Three Poems in the Dark
The end of twilight falls. The sky
Is gray. Across the west there lie
The silent clouds where the late day
An hour ago spent its last ray.
And now upon the western rim
The sky and clouds have grown as dim
As tarnished silver. One lone pine
Stands darker still, its stalwart line
There guards the gate; its needles spread
Into a resined shadow, shred
Against the gray. And as time waits
Between the sky, the pine, the gate,
Their plenitude is filled by one
Lone shadow made without the sun,
Whirled through as though a leaf of fall
Were flitting on the wind, but all
Is still and all is quiet; that,
The furtive flight of one small bat.
The night is rowdy.
The mesquite leaves make a screen
to shield a shy star.
Of the Moon and Time
The sky is pewter gray. The moon is large
And brilliant.

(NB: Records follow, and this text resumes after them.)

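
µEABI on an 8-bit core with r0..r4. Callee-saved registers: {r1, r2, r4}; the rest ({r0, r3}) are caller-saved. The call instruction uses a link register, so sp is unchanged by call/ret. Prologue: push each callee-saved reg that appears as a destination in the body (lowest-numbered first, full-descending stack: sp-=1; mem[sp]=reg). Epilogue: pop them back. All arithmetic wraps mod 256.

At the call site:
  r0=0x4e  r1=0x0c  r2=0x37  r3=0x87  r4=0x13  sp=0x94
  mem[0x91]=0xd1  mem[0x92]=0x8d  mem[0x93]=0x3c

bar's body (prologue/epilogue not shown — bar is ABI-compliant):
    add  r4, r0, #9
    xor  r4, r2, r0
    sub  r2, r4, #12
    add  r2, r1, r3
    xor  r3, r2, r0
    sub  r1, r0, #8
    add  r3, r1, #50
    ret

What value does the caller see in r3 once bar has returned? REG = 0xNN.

REG = 0x78

prologue: push r1 → mem[0x93]=0x0c, sp=0x93
prologue: push r2 → mem[0x92]=0x37, sp=0x92
prologue: push r4 → mem[0x91]=0x13, sp=0x91
body[0] add  r4, r0, #9 → r4=0x57
body[1] xor  r4, r2, r0 → r4=0x79
body[2] sub  r2, r4, #12 → r2=0x6d
body[3] add  r2, r1, r3 → r2=0x93
body[4] xor  r3, r2, r0 → r3=0xdd
body[5] sub  r1, r0, #8 → r1=0x46
body[6] add  r3, r1, #50 → r3=0x78
epilogue: pop r4=0x13, sp=0x92
epilogue: pop r2=0x37, sp=0x93
epilogue: pop r1=0x0c, sp=0x94
r3 is caller-saved → body value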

Just one edge is missed
Out of the round to meld its shadowed marge
Into the gray where both or none exist,
For in the blaze of light it seems as though
All else is absent, neither stars nor cloud
Within the boundary of that great glow,
And time itself seems lost within her shroud.
I see the neck and wings of the great swan
Shoot outward from the covert of her light,
While far away the huntsman looks upon
The moon as well, nor lets his spear take flight.
For all is paused, and though her brilliant climb
May mark the hours, she smiles at passing time.